Kronos Quartet Plays Sigur Rós (Nonesuch, 2007)

クラシックの「現代音楽」に限らず、ロック、ジャズ、世界各地の音楽をレパートリーに持つ弦楽四重奏団クロノス・カルテットアイスランドアンビエント・ロックバンド*1シガー・ロスの曲"Flugufrelsarinn"を取り上げた一枚。
一枚、と書いたけれども、デジタル配信のみで「星条旗」(ジミヘンのバージョンを取り入れてのアレンジ版)とのセットなので、事実上シングルだ。iTunes StoreとNonesuch Storeで取り扱っているけれど、iTSがDRMつき128kbpsのAACで300円なのに対し、Nonesuch StoreはDRMなし320kbpsのmp3で2ドルなので、クレジットカードがあって、英語サイトでの購入も平気な人なら、iTSで買う理由はない。mp3ファイルにはジャケットが埋め込まれていたりはしないが、ジャケットがほしければ、商品サイトにあるものをローカルに保存すればいいだけだし。

さて、シガー・ロスの"Flugufrelsarinn"("The Fly Freer"と英語では訳されている)だが、たゆたうような中にひとすじ、哀愁のある旋律があって、ほっこりします。クロノスQを聞く人は特にクラシック一筋ではない人が多いと思うけれども、クラシック音楽的な文脈でもグリーグドビュッシーが好きな人はいける演奏だ。ぼくはメシアンのオルガン曲なんかの陶酔する感じも連想した。バルトーク好きも、過激なリズムをこの曲に求めなければ受け入れると思う。もう一曲の「星条旗」はジミヘンの、ウッドストックで有名なあれ。

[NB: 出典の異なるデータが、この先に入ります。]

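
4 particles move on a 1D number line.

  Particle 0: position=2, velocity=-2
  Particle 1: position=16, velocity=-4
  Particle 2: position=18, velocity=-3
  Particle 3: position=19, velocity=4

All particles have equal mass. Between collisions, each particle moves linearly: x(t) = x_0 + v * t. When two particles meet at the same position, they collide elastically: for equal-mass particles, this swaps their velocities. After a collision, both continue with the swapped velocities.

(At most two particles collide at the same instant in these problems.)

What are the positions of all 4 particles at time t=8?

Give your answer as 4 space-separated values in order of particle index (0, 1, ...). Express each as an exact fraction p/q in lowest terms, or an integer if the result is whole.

Answer: -16 -14 -6 51

Derivation:
Collision at t=7: particles 0 and 1 swap velocities; positions: p0=-12 p1=-12 p2=-3 p3=47; velocities now: v0=-4 v1=-2 v2=-3 v3=4
Advance to t=8 (no further collisions before then); velocities: v0=-4 v1=-2 v2=-3 v3=4; positions = -16 -14 -6 51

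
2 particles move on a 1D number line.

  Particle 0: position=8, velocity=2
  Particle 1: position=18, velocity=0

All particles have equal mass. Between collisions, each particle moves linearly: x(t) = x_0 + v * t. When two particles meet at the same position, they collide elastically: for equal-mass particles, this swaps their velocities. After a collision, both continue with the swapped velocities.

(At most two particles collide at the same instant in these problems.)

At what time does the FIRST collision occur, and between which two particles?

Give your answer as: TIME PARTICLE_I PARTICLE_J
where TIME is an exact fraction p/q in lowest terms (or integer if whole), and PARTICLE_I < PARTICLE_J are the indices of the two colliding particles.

Answer: 5 0 1

Derivation:
Pair (0,1): pos 8,18 vel 2,0 -> gap=10, closing at 2/unit, collide at t=5
Earliest collision: t=5 between 0 and 1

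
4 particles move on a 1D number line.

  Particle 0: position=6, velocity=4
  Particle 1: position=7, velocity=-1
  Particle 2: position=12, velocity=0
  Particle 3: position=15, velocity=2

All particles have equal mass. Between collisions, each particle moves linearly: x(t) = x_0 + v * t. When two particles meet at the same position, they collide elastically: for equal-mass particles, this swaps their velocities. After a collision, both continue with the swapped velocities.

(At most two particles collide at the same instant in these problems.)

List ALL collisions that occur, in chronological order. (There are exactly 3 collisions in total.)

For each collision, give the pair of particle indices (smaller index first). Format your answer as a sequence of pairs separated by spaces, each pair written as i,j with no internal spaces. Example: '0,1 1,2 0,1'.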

ジミに倣ってコンサート音源がおさめられている。バルトーク弦楽四重奏第四番とジミヘンをまっすぐにつなぐ編曲になっている。透明感があるので、ジミヘンってよりはテリエ・リプダルみたいなあばれようだけども。どちらも電気/電子楽器のフィードバックノイズを弦楽器で再表現/表象して見せた好演だ。

クロノスQは新譜Floodplainもでた。試聴したところ、中東から北アフリカあたりの音楽を取り上げたもののようだ。

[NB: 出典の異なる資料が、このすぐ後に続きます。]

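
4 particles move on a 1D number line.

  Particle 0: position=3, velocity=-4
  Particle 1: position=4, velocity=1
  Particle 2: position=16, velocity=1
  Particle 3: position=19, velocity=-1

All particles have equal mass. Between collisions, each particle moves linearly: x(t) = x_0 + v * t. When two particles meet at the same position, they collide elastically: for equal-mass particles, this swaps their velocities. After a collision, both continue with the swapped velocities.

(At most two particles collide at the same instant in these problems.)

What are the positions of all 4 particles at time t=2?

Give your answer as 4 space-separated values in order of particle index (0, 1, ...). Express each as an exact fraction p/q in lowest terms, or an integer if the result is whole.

Collision at t=3/2: particles 2 and 3 swap velocities; positions: p0=-3 p1=11/2 p2=35/2 p3=35/2; velocities now: v0=-4 v1=1 v2=-1 v3=1
Advance to t=2 (no further collisions before then); velocities: v0=-4 v1=1 v2=-1 v3=1; positions = -5 6 17 18

Answer: -5 6 17 18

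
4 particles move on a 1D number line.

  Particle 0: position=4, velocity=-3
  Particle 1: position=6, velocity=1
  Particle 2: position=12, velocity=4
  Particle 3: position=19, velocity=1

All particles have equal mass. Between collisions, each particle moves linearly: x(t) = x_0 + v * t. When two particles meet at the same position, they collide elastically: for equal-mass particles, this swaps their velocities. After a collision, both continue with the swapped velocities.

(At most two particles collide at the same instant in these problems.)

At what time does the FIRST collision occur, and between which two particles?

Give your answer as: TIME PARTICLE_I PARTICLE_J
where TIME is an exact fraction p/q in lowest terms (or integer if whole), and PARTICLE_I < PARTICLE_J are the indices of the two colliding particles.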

*1:という理解でいいと思うのだけど、なにぶんちゃんと聞いたことがないので、よくわからない。有名な胎児のジャケットのアルバムは昔聴かせてもらったことがある。その時点ではロックの文脈だと、ロジャー・ウォーターズが引っ張っていたころの(要するに一番有名な)ピンクフロイドとかとともに聞けそうな感じだった。